"I remain a devoted long-term soft commodities bull; the grains and other soft agricultural commodities remain one of the most long-term compelling investment trends of our lifetime," says Eric Roseman.
In The Commodity Trend Alert, the advisor looks at the PowerShares DB Agriculture Fund (NYSE: DBA), noting "The grains and other soft agricultural commodities remain one of the most long-term compelling investment trends of our lifetime. I'm convinced that we remain in a long-term bull market for agricultural commodities.
"This historical trend began in 2006 and remains extremely powerful as population growth exceeds arable food supply combined with unpredictable weather patterns attacking supplies and causing droughts.
"Leading up to last July when inflation peaked for this cycle, food inflation was at its most acute since the 1970s, especially in the emerging markets.

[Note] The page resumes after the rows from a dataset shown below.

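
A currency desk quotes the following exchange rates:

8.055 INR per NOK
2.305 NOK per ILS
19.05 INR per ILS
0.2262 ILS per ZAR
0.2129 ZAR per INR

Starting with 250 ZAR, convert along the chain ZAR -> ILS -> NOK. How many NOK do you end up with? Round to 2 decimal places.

130.35

250 ZAR × 0.2262 = 56.55 ILS
56.55 ILS × 2.305 = 130.34775 NOK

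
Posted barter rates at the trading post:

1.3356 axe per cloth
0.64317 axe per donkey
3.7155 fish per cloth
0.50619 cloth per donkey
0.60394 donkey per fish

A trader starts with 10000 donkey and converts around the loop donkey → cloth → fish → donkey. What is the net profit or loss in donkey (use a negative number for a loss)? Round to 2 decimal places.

10000 donkey × 0.50619 = 5061.9 cloth
5061.9 cloth × 3.7155 = 18807.48945 fish
18807.48945 fish × 0.60394 = 11358.595178433 donkey
Net change: 11358.595178433 − 10000 = 1358.595178433 donkey

1358.60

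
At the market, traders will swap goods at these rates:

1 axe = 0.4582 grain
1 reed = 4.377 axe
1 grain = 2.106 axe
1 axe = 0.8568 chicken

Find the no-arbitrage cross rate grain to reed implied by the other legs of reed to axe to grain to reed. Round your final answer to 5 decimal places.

Known legs of the cycle: 4.377 × 0.4582 = 2.0055414
For no arbitrage the full-cycle product must be 1, so the missing rate is 1 / 2.0055414 ≈ 0.4986185.

0.49862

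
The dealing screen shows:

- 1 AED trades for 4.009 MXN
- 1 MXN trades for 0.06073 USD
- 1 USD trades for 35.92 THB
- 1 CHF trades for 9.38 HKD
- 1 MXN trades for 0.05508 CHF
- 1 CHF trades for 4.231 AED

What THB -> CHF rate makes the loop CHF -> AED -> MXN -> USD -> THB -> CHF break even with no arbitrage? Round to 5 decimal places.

Known legs of the cycle: 4.231 × 4.009 × 0.06073 × 35.92 = 37.0014455115064
For no arbitrage the full-cycle product must be 1, so the missing rate is 1 / 37.0014455115064 ≈ 0.0270260.

0.02703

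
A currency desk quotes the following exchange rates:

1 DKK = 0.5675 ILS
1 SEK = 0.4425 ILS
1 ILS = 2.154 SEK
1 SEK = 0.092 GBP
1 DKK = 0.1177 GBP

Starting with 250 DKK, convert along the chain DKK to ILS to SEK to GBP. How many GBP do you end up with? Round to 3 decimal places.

250 DKK × 0.5675 = 141.875 ILS
141.875 ILS × 2.154 = 305.59875 SEK
305.59875 SEK × 0.092 = 28.115085 GBP

28.115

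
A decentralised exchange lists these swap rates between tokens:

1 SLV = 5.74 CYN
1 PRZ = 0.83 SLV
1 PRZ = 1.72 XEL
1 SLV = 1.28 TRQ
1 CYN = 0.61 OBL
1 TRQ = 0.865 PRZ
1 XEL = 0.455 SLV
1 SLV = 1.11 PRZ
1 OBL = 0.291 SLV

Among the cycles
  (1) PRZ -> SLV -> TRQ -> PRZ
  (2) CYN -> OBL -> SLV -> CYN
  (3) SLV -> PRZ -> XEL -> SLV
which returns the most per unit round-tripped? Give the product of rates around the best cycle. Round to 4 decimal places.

1.0189

(1) 0.83 × 1.28 × 0.865 = 0.91898
(2) 0.61 × 0.291 × 5.74 = 1.01891
(3) 1.11 × 1.72 × 0.455 = 0.86869
Highest is cycle (2) at 1.0189 (>1, arbitrage).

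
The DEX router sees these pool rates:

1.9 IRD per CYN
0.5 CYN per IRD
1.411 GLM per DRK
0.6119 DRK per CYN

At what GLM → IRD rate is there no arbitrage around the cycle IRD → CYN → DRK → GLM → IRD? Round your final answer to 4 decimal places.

2.3164

Known legs of the cycle: 0.5 × 0.6119 × 1.411 = 0.43169545
For no arbitrage the full-cycle product must be 1, so the missing rate is 1 / 0.43169545 ≈ 2.316448.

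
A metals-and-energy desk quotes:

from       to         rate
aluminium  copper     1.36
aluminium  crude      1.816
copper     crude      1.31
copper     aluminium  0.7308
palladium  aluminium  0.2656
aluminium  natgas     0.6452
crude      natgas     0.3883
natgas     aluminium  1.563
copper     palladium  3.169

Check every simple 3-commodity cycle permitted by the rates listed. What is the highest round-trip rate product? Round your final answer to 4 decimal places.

aluminium→copper→palladium→aluminium: 1.36 × 3.169 × 0.2656 = 1.14469
aluminium→crude→natgas→aluminium: 1.816 × 0.3883 × 1.563 = 1.10215
Maximum is aluminium→copper→palladium→aluminium at 1.1447; arbitrage exists.

1.1447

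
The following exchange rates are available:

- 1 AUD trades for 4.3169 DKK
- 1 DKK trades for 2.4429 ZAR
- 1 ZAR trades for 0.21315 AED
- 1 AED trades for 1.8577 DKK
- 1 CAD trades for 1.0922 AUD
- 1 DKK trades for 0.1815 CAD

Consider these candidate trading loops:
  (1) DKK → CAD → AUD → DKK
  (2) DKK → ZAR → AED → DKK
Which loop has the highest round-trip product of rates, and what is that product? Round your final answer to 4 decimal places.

0.9673

(1) 0.1815 × 1.0922 × 4.3169 = 0.85576
(2) 2.4429 × 0.21315 × 1.8577 = 0.96731
Highest is cycle (2) at 0.9673 (≤1, no arbitrage).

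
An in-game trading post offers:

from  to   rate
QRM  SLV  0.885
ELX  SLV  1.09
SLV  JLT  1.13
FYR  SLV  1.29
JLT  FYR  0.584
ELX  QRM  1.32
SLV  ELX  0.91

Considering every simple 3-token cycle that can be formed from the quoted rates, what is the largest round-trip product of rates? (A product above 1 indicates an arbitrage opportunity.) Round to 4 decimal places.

SLV→ELX→QRM→SLV: 0.91 × 1.32 × 0.885 = 1.06306
FYR→SLV→JLT→FYR: 1.29 × 1.13 × 0.584 = 0.85130
Maximum is SLV→ELX→QRM→SLV at 1.0631; arbitrage exists.

1.0631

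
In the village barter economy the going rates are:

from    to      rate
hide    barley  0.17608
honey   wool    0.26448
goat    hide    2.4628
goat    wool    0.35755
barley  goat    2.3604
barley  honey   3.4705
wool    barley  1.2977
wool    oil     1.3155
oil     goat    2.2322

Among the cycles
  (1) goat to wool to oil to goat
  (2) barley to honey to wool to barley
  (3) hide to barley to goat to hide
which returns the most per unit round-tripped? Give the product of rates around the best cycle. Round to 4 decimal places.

(1) 0.35755 × 1.3155 × 2.2322 = 1.04993
(2) 3.4705 × 0.26448 × 1.2977 = 1.19113
(3) 0.17608 × 2.3604 × 2.4628 = 1.02359
Highest is cycle (2) at 1.1911 (>1, arbitrage).

1.1911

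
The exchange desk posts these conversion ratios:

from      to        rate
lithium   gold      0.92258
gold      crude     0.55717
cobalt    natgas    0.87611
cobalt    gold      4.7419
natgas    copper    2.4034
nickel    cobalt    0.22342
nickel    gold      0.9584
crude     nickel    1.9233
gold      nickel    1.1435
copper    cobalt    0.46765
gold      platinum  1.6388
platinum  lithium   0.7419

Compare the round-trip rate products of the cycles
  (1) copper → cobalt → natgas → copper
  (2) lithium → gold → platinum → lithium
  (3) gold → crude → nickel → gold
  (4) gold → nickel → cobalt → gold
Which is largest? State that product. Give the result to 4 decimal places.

(1) 0.46765 × 0.87611 × 2.4034 = 0.98470
(2) 0.92258 × 1.6388 × 0.7419 = 1.12170
(3) 0.55717 × 1.9233 × 0.9584 = 1.02703
(4) 1.1435 × 0.22342 × 4.7419 = 1.21146
Highest is cycle (4) at 1.2115 (>1, arbitrage).

1.2115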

Food riots ran wild in many developing countries as the price of grains and other foodstuffs went through the roof coupled by record low harvests in 2007.
"From their highs in 2008, wheat prices have crashed 56%; soybeans are down 42%; corn is off 53%; oats are off 58%; sugar prices are down 16% and Brazilian coffee is down 39%.
"The results are even more compelling if we factor inflation-adjusted prices since 1980 for these commodities. Many of these things are still 50-75% below their inflation-adjusted highs.
"Droughts, one of the most consistent weather phenomena attacking crop yields this decade remains a long-term nemesis.
"In Northern China, a massive drought is getting worse and has scorched the most arable land in fifty years. In Australia, the country has been marred by an unrelenting drought for almost five years. The worst drought in almost fifty years has turned Argentina's once-fertile soil to dust.
"The current drought in California is the worst since 1977 and southwest Texas is seeing the worst drought since 1917-18. An incredible 88% of Texas is experiencing abnormally dry conditions.
"In addition to the above, supplies affected by drought, consider the impact on farms as credit becomes much harder to secure even for successful farms.
"It's a nightmare, especially as grain prices remain well below their highs from last summer. The obvious question after reading all of this is, 'why aren't grain prices trading much higher?'
"My answer is two-fold. First, if not for the credit crisis and the near unraveling of the financial system last fall, grain and other foodstuffs would be trading much higher. This entire deflation episode has attacked all assets, including food and food-consumption trends.
"Also, the big speculators in these markets have been knocked-out by margin calls on de-leveraging. No doubt a part of the bull market we saw last year was driven by frantic money chasing trends to the Moon. When commodities finally broke in July, the party ended. Hedge funds bailed.
"As the global financial system gradually heals, commodities will recover. The first group to rally is the precious metals since November and increasingly, the grains and other agricultural commodities will follow along with energy and the base metals.
"I think it's very important for every investor to buy the PowerShares DB Agriculture Fund. This ETF is almost equally weighted in wheat, corn, soybean and sugar futures.
"It's the purest way to speculate in these important commodities without the associated risk of futures or options trading. DBA stands 44% off its all-time high."